Tyler's had this one quite a while, looks like he's ready to let it go.








						Antique 1915 Iver Johnson Mobicycle BICYCLE Vintage Prewar Wood Wheel Bike TOC  | eBay
					

Antique Iver Johnson Mobicycle Wood Wheel Bicycle. This is Great Original Iver Johnson Mobicycle Bicycle. Given the Fenders, Tiller bars, and Wood wheels and lack of Truss braces, it is Teens and suspect 1915.



					rover.ebay.com


----------



## John G04 (Aug 4, 2020)

@fordmike65


----------



## fordmike65 (Aug 4, 2020)

John G04 said:


> @fordmike65



I saw that this morning and almost passed out. Nice but...$3650


----------



## catfish (Aug 4, 2020)

What is the deal with the drop stand? Never seen one like that on an Iver.


----------



## Handyman (Aug 4, 2020)

These killer Ivers seem to be coming with killer prices !  It is one great Iver though..........Pete in Fitchburb


----------



## catfish (Aug 4, 2020)

Handyman said:


> These killer Ivers seem to be coming with killer prices !  It is one great Iver though..........Pete in Fitchburb




Pete, can you tell us anything about the drop stand?


----------



## BFGforme (Aug 4, 2020)

catfish said:


> Pete, can you tell us anything about the drop stand?

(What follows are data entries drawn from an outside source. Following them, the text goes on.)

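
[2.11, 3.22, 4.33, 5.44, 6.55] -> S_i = 2.11 + 1.11*i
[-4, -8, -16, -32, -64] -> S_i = -4*2^i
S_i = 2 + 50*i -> [2, 52, 102, 152, 202]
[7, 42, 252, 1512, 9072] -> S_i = 7*6^i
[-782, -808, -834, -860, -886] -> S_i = -782 + -26*i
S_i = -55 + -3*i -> [-55, -58, -61, -64, -67]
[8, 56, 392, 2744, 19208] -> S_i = 8*7^i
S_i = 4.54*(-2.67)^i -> [4.54, -12.12, 32.37, -86.42, 230.73]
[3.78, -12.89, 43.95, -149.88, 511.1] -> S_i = 3.78*(-3.41)^i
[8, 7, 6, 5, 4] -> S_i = 8 + -1*i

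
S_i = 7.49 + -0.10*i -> [7.49, 7.39, 7.29, 7.19, 7.09]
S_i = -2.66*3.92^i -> [-2.66, -10.43, -40.87, -160.23, -628.1]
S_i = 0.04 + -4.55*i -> [0.04, -4.51, -9.06, -13.61, -18.16]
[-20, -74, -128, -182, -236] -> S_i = -20 + -54*i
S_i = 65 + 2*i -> [65, 67, 69, 71, 73]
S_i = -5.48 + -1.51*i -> [-5.48, -6.99, -8.5, -10.01, -11.52]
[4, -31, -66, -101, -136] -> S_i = 4 + -35*i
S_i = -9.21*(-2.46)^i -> [-9.21, 22.66, -55.74, 137.11, -337.29]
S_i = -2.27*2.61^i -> [-2.27, -5.92, -15.46, -40.36, -105.34]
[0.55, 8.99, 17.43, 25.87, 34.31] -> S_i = 0.55 + 8.44*i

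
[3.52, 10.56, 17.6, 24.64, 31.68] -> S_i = 3.52 + 7.04*i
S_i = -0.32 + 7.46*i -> [-0.32, 7.14, 14.6, 22.06, 29.52]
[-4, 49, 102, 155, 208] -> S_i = -4 + 53*i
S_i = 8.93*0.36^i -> [8.93, 3.21, 1.16, 0.42, 0.15]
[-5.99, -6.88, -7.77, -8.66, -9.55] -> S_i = -5.99 + -0.89*i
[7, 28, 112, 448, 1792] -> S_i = 7*4^i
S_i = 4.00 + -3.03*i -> [4.0, 0.97, -2.06, -5.09, -8.12]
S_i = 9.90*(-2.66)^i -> [9.9, -26.33, 70.05, -186.33, 495.63]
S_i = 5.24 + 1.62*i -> [5.24, 6.86, 8.48, 10.1, 11.72]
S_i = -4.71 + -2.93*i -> [-4.71, -7.64, -10.57, -13.5, -16.43]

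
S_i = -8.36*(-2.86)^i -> [-8.36, 23.91, -68.38, 195.57, -559.33]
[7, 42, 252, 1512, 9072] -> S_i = 7*6^i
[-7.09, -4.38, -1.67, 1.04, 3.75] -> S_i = -7.09 + 2.71*i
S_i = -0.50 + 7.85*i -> [-0.5, 7.35, 15.2, 23.05, 30.9]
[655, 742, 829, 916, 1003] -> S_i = 655 + 87*i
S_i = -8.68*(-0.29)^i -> [-8.68, 2.52, -0.73, 0.21, -0.06]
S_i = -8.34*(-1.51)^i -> [-8.34, 12.59, -19.02, 28.71, -43.36]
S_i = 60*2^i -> [60, 120, 240, 480, 960]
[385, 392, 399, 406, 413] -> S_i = 385 + 7*i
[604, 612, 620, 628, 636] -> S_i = 604 + 8*i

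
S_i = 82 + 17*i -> [82, 99, 116, 133, 150]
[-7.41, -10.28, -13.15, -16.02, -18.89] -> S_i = -7.41 + -2.87*i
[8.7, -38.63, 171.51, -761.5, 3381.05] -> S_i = 8.70*(-4.44)^i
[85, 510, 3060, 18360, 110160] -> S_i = 85*6^i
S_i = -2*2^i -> [-2, -4, -8, -16, -32]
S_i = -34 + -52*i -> [-34, -86, -138, -190, -242]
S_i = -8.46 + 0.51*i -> [-8.46, -7.95, -7.44, -6.93, -6.42]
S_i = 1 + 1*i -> [1, 2, 3, 4, 5]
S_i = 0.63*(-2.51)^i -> [0.63, -1.58, 3.97, -9.96, 25.01]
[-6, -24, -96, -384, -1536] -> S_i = -6*4^i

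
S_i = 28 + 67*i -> [28, 95, 162, 229, 296]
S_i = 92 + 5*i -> [92, 97, 102, 107, 112]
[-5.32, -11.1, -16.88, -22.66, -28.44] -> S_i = -5.32 + -5.78*i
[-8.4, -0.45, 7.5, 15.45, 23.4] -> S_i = -8.40 + 7.95*i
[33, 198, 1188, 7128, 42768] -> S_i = 33*6^i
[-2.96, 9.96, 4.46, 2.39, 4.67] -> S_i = Random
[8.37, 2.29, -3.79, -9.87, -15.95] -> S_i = 8.37 + -6.08*i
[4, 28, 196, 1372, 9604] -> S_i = 4*7^i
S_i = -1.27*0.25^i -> [-1.27, -0.32, -0.08, -0.02, -0.0]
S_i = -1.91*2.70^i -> [-1.91, -5.16, -13.92, -37.59, -101.51]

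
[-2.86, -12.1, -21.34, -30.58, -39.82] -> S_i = -2.86 + -9.24*i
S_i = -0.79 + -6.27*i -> [-0.79, -7.06, -13.33, -19.6, -25.87]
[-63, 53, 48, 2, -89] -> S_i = Random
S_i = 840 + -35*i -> [840, 805, 770, 735, 700]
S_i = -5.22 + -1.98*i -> [-5.22, -7.2, -9.18, -11.16, -13.14]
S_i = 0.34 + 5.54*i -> [0.34, 5.88, 11.42, 16.96, 22.5]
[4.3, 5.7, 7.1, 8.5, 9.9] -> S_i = 4.30 + 1.40*i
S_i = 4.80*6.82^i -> [4.8, 32.74, 223.26, 1522.63, 10384.34]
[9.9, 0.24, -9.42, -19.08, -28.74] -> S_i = 9.90 + -9.66*i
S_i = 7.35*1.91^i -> [7.35, 14.04, 26.81, 51.21, 97.82]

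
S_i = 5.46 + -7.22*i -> [5.46, -1.76, -8.98, -16.2, -23.42]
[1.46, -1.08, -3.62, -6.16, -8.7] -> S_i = 1.46 + -2.54*i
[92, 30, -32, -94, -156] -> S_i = 92 + -62*i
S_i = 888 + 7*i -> [888, 895, 902, 909, 916]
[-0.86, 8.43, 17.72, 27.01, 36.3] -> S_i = -0.86 + 9.29*i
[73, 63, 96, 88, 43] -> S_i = Random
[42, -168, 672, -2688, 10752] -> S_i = 42*-4^i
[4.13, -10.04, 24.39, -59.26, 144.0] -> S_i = 4.13*(-2.43)^i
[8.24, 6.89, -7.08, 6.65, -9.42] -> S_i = Random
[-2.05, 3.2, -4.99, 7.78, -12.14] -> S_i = -2.05*(-1.56)^i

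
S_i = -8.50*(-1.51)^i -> [-8.5, 12.84, -19.38, 29.27, -44.19]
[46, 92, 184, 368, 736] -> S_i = 46*2^i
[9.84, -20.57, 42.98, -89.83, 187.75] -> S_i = 9.84*(-2.09)^i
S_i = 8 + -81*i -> [8, -73, -154, -235, -316]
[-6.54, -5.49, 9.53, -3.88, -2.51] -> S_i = Random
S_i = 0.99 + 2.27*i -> [0.99, 3.26, 5.53, 7.8, 10.07]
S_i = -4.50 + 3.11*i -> [-4.5, -1.39, 1.72, 4.83, 7.94]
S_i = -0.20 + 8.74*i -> [-0.2, 8.54, 17.28, 26.02, 34.76]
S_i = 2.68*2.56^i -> [2.68, 6.86, 17.56, 44.96, 115.11]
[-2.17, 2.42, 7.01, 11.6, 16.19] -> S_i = -2.17 + 4.59*i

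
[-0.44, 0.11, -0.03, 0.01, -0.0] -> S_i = -0.44*(-0.25)^i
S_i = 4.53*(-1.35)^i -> [4.53, -6.12, 8.26, -11.15, 15.05]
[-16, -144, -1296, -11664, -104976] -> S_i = -16*9^i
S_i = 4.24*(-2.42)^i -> [4.24, -10.26, 24.83, -60.09, 145.42]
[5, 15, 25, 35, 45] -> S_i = 5 + 10*i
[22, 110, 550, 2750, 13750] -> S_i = 22*5^i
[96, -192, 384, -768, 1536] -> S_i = 96*-2^i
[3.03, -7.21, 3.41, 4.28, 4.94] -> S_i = Random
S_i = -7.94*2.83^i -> [-7.94, -22.47, -63.59, -179.96, -509.29]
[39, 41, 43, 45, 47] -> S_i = 39 + 2*i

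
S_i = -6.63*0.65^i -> [-6.63, -4.31, -2.8, -1.82, -1.18]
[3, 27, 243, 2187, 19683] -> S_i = 3*9^i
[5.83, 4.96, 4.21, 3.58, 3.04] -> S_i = 5.83*0.85^i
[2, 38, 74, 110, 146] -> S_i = 2 + 36*i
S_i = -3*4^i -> [-3, -12, -48, -192, -768]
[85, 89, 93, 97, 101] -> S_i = 85 + 4*i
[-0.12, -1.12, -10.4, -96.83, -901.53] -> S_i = -0.12*9.31^i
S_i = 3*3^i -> [3, 9, 27, 81, 243]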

It holds the bike up..... LoL


----------



## ivrjhnsn (Aug 4, 2020)

The drop stand is original and correct.


----------



## catfish (Aug 4, 2020)

ivrjhnsn said:


> The drop stand is original and correct.



T

Thanks.  Must be a very early style.


----------



## tripple3 (Aug 4, 2020)

Super-nice photos, is a member here too.


----------



## Handyman (Aug 5, 2020)

catfish said:


> T
> 
> Thanks.  Must be a very early style.




Hi catfish, yes, as Ivrjhson said, an original part.  I have a guess (and this is just a guess)  that this was an early dropstand that was sold as an add-on accessory before the company added them as a standard feature on many of the bikes in their line.  There is probably a catalog pic of it somewhere out there but here is a page from a 1916 catalog that shows a similar, but not quite the same stand.  They must be quite rare as I've never seen one personally.  Pete in Fitchburg


----------



## catfish (Aug 5, 2020)

Handyman said:


> Hi catfish, yes, as Ivrjhson said, an original part.  I have a guess (and this is just a guess)  that this was an early dropstand that was sold as an add-on accessory before the company added them as a standard feature on many of the bikes in their line.  There is probably a catalog pic of it somewhere out there but here is a page from a 1916 catalog that shows a similar, but not quite the same stand.  They must be quite rare as I've never seen one personally.  Pete in Fitchburg
> 
> View attachment 1241920




Great info! Thanks Pete!


----------



## Buddyroe (Aug 5, 2020)

Geees you guys are fast. I came her to post that 1915 and heck, it's old news on here already!


----------